China (MNN) — The Pew Research Center has revised how it measures China’s religious landscape. Based on this standardized approach, it reports that China is no longer on the world’s top 10 list for largest Christian populations.
Kurt Rovenstine with Bibles for China said the report is sobering but no reason for Christians to slow down.
“I’m not here to debate the data or even to analyze it as much as to say how easy it is to get caught up in what we feel and what we hope, rather than what may actually be the reality,” he says.
The new report is a shift away from the narrative circulated in the 2010s. The story then was that China would soon be the nation with the most Christians in the world. With Pew’s adjusted data, it estimates that in 2010 China’s Christian population was 2.3 percent. Its original 2012 report put China’s 2010 Christian population at 5.1 percent (or 70.9 million).
To learn more about Pew’s revised approach, read pages 120-22 of its report How the Global Religious Landscape Changed from 2010 to 2020.
(Photo courtesy Bibles For China)
Discipleship needed
Rovenstine says he’s reminded that life is challenging and ministry is hard. “There may be a re-analysis of the re-analysis moving forward, but we have to keep doing the work.”

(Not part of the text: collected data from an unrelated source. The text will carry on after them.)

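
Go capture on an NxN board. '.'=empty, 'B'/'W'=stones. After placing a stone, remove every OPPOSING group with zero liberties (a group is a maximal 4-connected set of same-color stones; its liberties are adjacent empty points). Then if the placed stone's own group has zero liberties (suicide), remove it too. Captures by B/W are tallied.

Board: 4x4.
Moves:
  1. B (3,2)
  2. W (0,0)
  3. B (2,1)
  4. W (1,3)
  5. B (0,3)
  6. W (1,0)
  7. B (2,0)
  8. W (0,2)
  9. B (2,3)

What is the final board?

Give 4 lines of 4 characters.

Answer: W.W.
W..W
BB.B
..B.

Derivation:
Move 1: B@(3,2) -> caps B=0 W=0
Move 2: W@(0,0) -> caps B=0 W=0
Move 3: B@(2,1) -> caps B=0 W=0
Move 4: W@(1,3) -> caps B=0 W=0
Move 5: B@(0,3) -> caps B=0 W=0
Move 6: W@(1,0) -> caps B=0 W=0
Move 7: B@(2,0) -> caps B=0 W=0
Move 8: W@(0,2) -> caps B=0 W=1
Move 9: B@(2,3) -> caps B=0 W=1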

Gospel ministry in China is still a mix of growth and challenge, such as reaching young people.
“When we go to rural China, we see a lot of older Christians. The younger Christians are a little harder to find,” Rovenstine says. “That informs us a little bit as to [deciding] ‘Where do we work? Who do we partner with?’ so that we can maybe help reach another generation.”
Since it is illegal in China to evangelize children, Bibles for China is limited in what it can do. But among the Chinese diaspora, they distribute a special storybook Bible for kids. Learn more about that in this 2024 report.
In the meantime, pray for the gospel to advance in China!
“That definitely is a prayer for the Christians in China: ‘How can we creatively reach [the] next generation when that’s technically, in many ways, illegal?’” Rovenstine says.
Header photo: Bibles for China provides people in rural China access to the Bible. (Image courtesy of DEZALB via Pixabay.)